Paymentech processes more payment transactions than any other company in North America, and more than half of all Internet transactions for retailers accepting US and international payments via traditional point of sale, Internet, catalogue and recurring payments.
In 2002 the company processed 4.2bn transactions and US$123bn in bankcard sales in 14 currencies.
The company’s decision to establish a European presence at Dublin’s East Point Business Park is understood to have been driven by the fact that several of its key customers, including AOL, Symantec, Lands End and Amazon.com already conduct business in Europe.
The company has not made it clear how many jobs will be created at the Dublin operation. An IDA Ireland spokesperson told siliconrepublic.com that the company came to Ireland independently and has not requested development or support grants from the agency.
The company said that Ireland, which hosts offices for Apple, Google and Intel, has become a “global epicentre” of technology and research. “Paymentech’s new European base will assure a stronger foothold in global markets. A number of new product and technology initiatives are already in progress that will benefit European merchants”, the company said in a statement.

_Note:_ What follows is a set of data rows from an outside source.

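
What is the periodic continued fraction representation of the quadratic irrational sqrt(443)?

Write x_i = (sqrt(443) + m_i)/d_i with (m_0, d_0) = (0, 1). a_0 = floor(sqrt(443)) = 21, since 21^2 = 441 <= 443 < 484 = 22^2.
Iterate m_{i+1} = d_i*a_i - m_i, d_{i+1} = (443 - m_{i+1}^2)/d_i, a_{i+1} = floor((a_0 + m_{i+1})/d_{i+1}):
  m_1 = 1*21 - 0 = 21, d_1 = (443 - 21^2)/1 = 2/1 = 2, a_1 = floor((21 + 21)/2) = 21.
  m_2 = 2*21 - 21 = 21, d_2 = (443 - 21^2)/2 = 2/2 = 1, a_2 = floor((21 + 21)/1) = 42.
  m_3 = 1*42 - 21 = 21, d_3 = (443 - 21^2)/1 = 2/1 = 2: (m_3, d_3) = (m_1, d_1) = (21, 2), so from here the quotients repeat a_1, a_2; the period length is 2.
Hence the expansion of sqrt(443) is a_0 = 21 followed by the repeating block 21, 42 (period 2).

[21; (21, 42)]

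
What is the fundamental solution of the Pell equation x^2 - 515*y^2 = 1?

First expand sqrt(515) as a continued fraction. With x_i = (sqrt(515) + m_i)/d_i and (m_0, d_0) = (0, 1): a_0 = floor(sqrt(515)) = 22, since 22^2 = 484 <= 515 < 529 = 23^2.
Iterate m_{i+1} = d_i*a_i - m_i, d_{i+1} = (515 - m_{i+1}^2)/d_i, a_{i+1} = floor((a_0 + m_{i+1})/d_{i+1}):
  m_1 = 1*22 - 0 = 22, d_1 = (515 - 22^2)/1 = 31/1 = 31, a_1 = floor((22 + 22)/31) = 1.
  m_2 = 31*1 - 22 = 9, d_2 = (515 - 9^2)/31 = 434/31 = 14, a_2 = floor((22 + 9)/14) = 2.
  m_3 = 14*2 - 9 = 19, d_3 = (515 - 19^2)/14 = 154/14 = 11, a_3 = floor((22 + 19)/11) = 3.
  m_4 = 11*3 - 19 = 14, d_4 = (515 - 14^2)/11 = 319/11 = 29, a_4 = floor((22 + 14)/29) = 1.
  m_5 = 29*1 - 14 = 15, d_5 = (515 - 15^2)/29 = 290/29 = 10, a_5 = floor((22 + 15)/10) = 3.
  m_6 = 10*3 - 15 = 15, d_6 = (515 - 15^2)/10 = 290/10 = 29, a_6 = floor((22 + 15)/29) = 1.
  m_7 = 29*1 - 15 = 14, d_7 = (515 - 14^2)/29 = 319/29 = 11, a_7 = floor((22 + 14)/11) = 3.
  m_8 = 11*3 - 14 = 19, d_8 = (515 - 19^2)/11 = 154/11 = 14, a_8 = floor((22 + 19)/14) = 2.
  m_9 = 14*2 - 19 = 9, d_9 = (515 - 9^2)/14 = 434/14 = 31, a_9 = floor((22 + 9)/31) = 1.
  m_10 = 31*1 - 9 = 22, d_10 = (515 - 22^2)/31 = 31/31 = 1, a_10 = floor((22 + 22)/1) = 44.
  m_11 = 1*44 - 22 = 22, d_11 = (515 - 22^2)/1 = 31/1 = 31: (m_11, d_11) = (m_1, d_1) = (22, 31), so from here the quotients repeat a_1, ..., a_10; the period length is 10.
So sqrt(515) = [22; (1, 2, 3, 1, 3, 1, 3, 2, 1, 44)] with period length k = 10.
k is even, so the fundamental solution of x^2 - 515y^2 = 1 is (p_{k-1}, q_{k-1}) = (p_9, q_9); compute convergents through index 9.
Convergents (p_i = a_i*p_{i-1} + p_{i-2}, q_i = a_i*q_{i-1} + q_{i-2} with p_{-2}=0, p_{-1}=1, q_{-2}=1, q_{-1}=0):
  i=0: a_0=22, p_0 = 22*1 + 0 = 22, q_0 = 22*0 + 1 = 1.
  i=1: a_1=1, p_1 = 1*22 + 1 = 23, q_1 = 1*1 + 0 = 1.
  i=2: a_2=2, p_2 = 2*23 + 22 = 68, q_2 = 2*1 + 1 = 3.
  i=3: a_3=3, p_3 = 3*68 + 23 = 227, q_3 = 3*3 + 1 = 10.
  i=4: a_4=1, p_4 = 1*227 + 68 = 295, q_4 = 1*10 + 3 = 13.
  i=5: a_5=3, p_5 = 3*295 + 227 = 1112, q_5 = 3*13 + 10 = 49.
  i=6: a_6=1, p_6 = 1*1112 + 295 = 1407, q_6 = 1*49 + 13 = 62.
  i=7: a_7=3, p_7 = 3*1407 + 1112 = 5333, q_7 = 3*62 + 49 = 235.
  i=8: a_8=2, p_8 = 2*5333 + 1407 = 12073, q_8 = 2*235 + 62 = 532.
  i=9: a_9=1, p_9 = 1*12073 + 5333 = 17406, q_9 = 1*532 + 235 = 767.
Check: 17406^2 - 515*767^2 = 302968836 - 302968835 = 1, so (x, y) = (17406, 767) solves the equation, and by the theorem it is the least positive solution.

(x, y) = (17406, 767)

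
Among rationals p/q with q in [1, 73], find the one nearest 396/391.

Expand x = 396/391 as a continued fraction with the Euclidean algorithm:
  396 = 1*391 + 5, so a_0 = 1.
  391 = 78*5 + 1, so a_1 = 78.
  5 = 5*1 + 0, so a_2 = 5.
so x = [1; 78, 5].
Convergents (p_i = a_i*p_{i-1} + p_{i-2}, q_i = a_i*q_{i-1} + q_{i-2} with p_{-2}=0, p_{-1}=1, q_{-2}=1, q_{-1}=0), until the denominator exceeds 73:
  i=0: a_0=1, p_0 = 1*1 + 0 = 1, q_0 = 1*0 + 1 = 1.
  i=1: a_1=78, p_1 = 78*1 + 1 = 79, q_1 = 78*1 + 0 = 78.
q_1 = 78 > 73, so the last convergent with denominator <= 73 is p_0/q_0 = 1/1.
The closest fraction with denominator <= 73 is either p_0/q_0 or the intermediate fraction (k*p_0 + p_{-1})/(k*q_0 + q_{-1}) with the largest k >= 1 whose denominator stays <= 73; these approach x as k grows, and every other convergent or intermediate fraction in range is farther away.
Largest k: floor((73 - q_{-1})/q_0) = floor((73 - 0)/1) = 73 (using the seeds p_{-1} = 1, q_{-1} = 0).
That gives (73*1 + 1)/(73*1 + 0) = 74/73.
Compare the errors: |x - 1/1| = |396*1 - 1*391|/(391*1) = 5/391, and |x - 74/73| = |396*73 - 74*391|/(391*73) = 26/28543.
Cross-multiplying, 26*391 = 10166 < 142715 = 5*28543, so 26/28543 is smaller: the intermediate fraction 74/73 is closer to x than 1/1.

74/73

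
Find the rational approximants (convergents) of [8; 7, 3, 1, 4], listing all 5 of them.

8/1, 57/7, 179/22, 236/29, 1123/138

Using the convergent recurrence p_i = a_i*p_{i-1} + p_{i-2}, q_i = a_i*q_{i-1} + q_{i-2} with p_{-2}=0, p_{-1}=1, q_{-2}=1, q_{-1}=0:
  i=0: a_0=8, p_0 = 8*1 + 0 = 8, q_0 = 8*0 + 1 = 1.
  i=1: a_1=7, p_1 = 7*8 + 1 = 57, q_1 = 7*1 + 0 = 7.
  i=2: a_2=3, p_2 = 3*57 + 8 = 179, q_2 = 3*7 + 1 = 22.
  i=3: a_3=1, p_3 = 1*179 + 57 = 236, q_3 = 1*22 + 7 = 29.
  i=4: a_4=4, p_4 = 4*236 + 179 = 1123, q_4 = 4*29 + 22 = 138.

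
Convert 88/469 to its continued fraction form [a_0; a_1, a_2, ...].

[0; 5, 3, 29]

Run the Euclidean algorithm on 88 and 469; the successive quotients are the partial quotients a_0, a_1, ... (each step inverts the fractional part left over by the previous one):
  88 = 0*469 + 88, so a_0 = 0.
  469 = 5*88 + 29, so a_1 = 5.
  88 = 3*29 + 1, so a_2 = 3.
  29 = 29*1 + 0, so a_3 = 29.
The remainder reaches 0 after 4 divisions, so the expansion has 4 partial quotients, read off in order.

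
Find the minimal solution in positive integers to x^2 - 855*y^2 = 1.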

“Conducting business where our merchants conduct business affords us greater ability to leverage our strengths as a major payments processor and to give direct support to our global customers,” said Paymentech CEO Michael Duffy. “We felt it was time to bring our operations to them.”
Paymentech’s new Dublin office will be headed by European managing director, John Shirey, who commented: “We have many customers who are based in the US and have offices in Europe, and it just makes sense that we would be there to support them. We look forward to offering EU merchants our core strengths of service, advocacy within the card associations and the technology they need to remain competitive in the European marketplace.”